Der Entkolonialisierungsprozess wurde 1976 unterbrochen, als Spanien die Westsahara an Marokko und Mauretanien übergab – nach dem »grünen Marsch« und auf Grundlage des Madrider Abkommens (1975), das völkerrechtlich ungültig ist.
Das Gebiet ist derzeit besetzt – zum größten Teil von Marokko, das es seine „Südprovinz“ nennt, obwohl die marokkanische Souveränität von den Vereinten Nationen nicht anerkannt wird. Sie wird von der Polisario-Front abgelehnt, die 1976 ihre Unabhängigkeit verkündete und die Demokratische Arabische Republik Sahara gründete, die bisher von 82 Staaten anerkannt wurde, von denen allerdings 51 keine Beziehungen zu ihr unterhalten. Sie verwaltet die nicht von Marokko kontrollierte Region im Osten, die sie »Freie Zone« nennt.“ (span.
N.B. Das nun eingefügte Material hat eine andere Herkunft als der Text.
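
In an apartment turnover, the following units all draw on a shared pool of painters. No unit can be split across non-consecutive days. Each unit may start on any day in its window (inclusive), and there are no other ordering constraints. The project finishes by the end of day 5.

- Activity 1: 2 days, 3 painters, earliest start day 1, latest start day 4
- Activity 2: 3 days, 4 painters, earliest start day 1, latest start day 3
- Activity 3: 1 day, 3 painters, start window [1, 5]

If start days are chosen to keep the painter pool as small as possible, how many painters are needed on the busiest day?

6

Early-start (Activity 1@1, Activity 2@1, Activity 3@1) gives peak 10: d1:10  d2:7  d3:4  d4:0  d5:0.
Shift Activity 2→3.
Schedule Activity 1@1, Activity 2@3, Activity 3@1: d1:6  d2:3  d3:4  d4:4  d5:4 — peak 6.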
Wikipedia)

Daß Marokko dieses Gebiet zugestanden bekommen hat und dort eigentlich machen kann, was es will, hat mehrere Gründe.

I.1. Spanien, Marokko und die Westsahara

Spaniens Hunger auf afrikanisches Gebiet geht Jahrhunderte zurück. Zunächst setze es sich an der Mittelmeerküste fest. Auf der Berliner Afrikakonferenz von 1884, als Afrika unter die Kolonialmächte aufgeteilt wurde, meldete Spanien seinen Anspruch auf den Küstenstreifen nördlich des heutigen Nuadhibou in Mauretanien an.
Da sich keine nennenswerten Konkurrenten unter den europäischen Kolonialmächten fanden, setzte Spanien sich mit Niederlassungen auf den Halbinseln von Nuadhibou und Dachla fest. Anfang des 20. Jahrhunderts dehnte Frankreich sein Kolonialreich südlich davon aus. Generell handelte es sich um ein Territorium, an dem im Wettlauf der europäischen Mächte wenig Interesse bestand. Wirtschaftlich gar nicht, höchstens militärisch-strategisch, oder als Verbindung zwischen anderen Beutestücken auf dem afrikanischen Kontinent.
Dafür wurde das nördlich gelegene Marokko zum Zankapfel der Großmächte und 1912 zwischen die Protektoratsmächte Spanien und Frankreich aufgeteilt.
Als Marokko 1956 die Unabhängigkeit erlangte, erhob es Anspruch auf die Westsahara als Teil „Groß-Marokkos“, ebenso wie auf die Enklaven Ceuta, Melilla und Sidi Ifni.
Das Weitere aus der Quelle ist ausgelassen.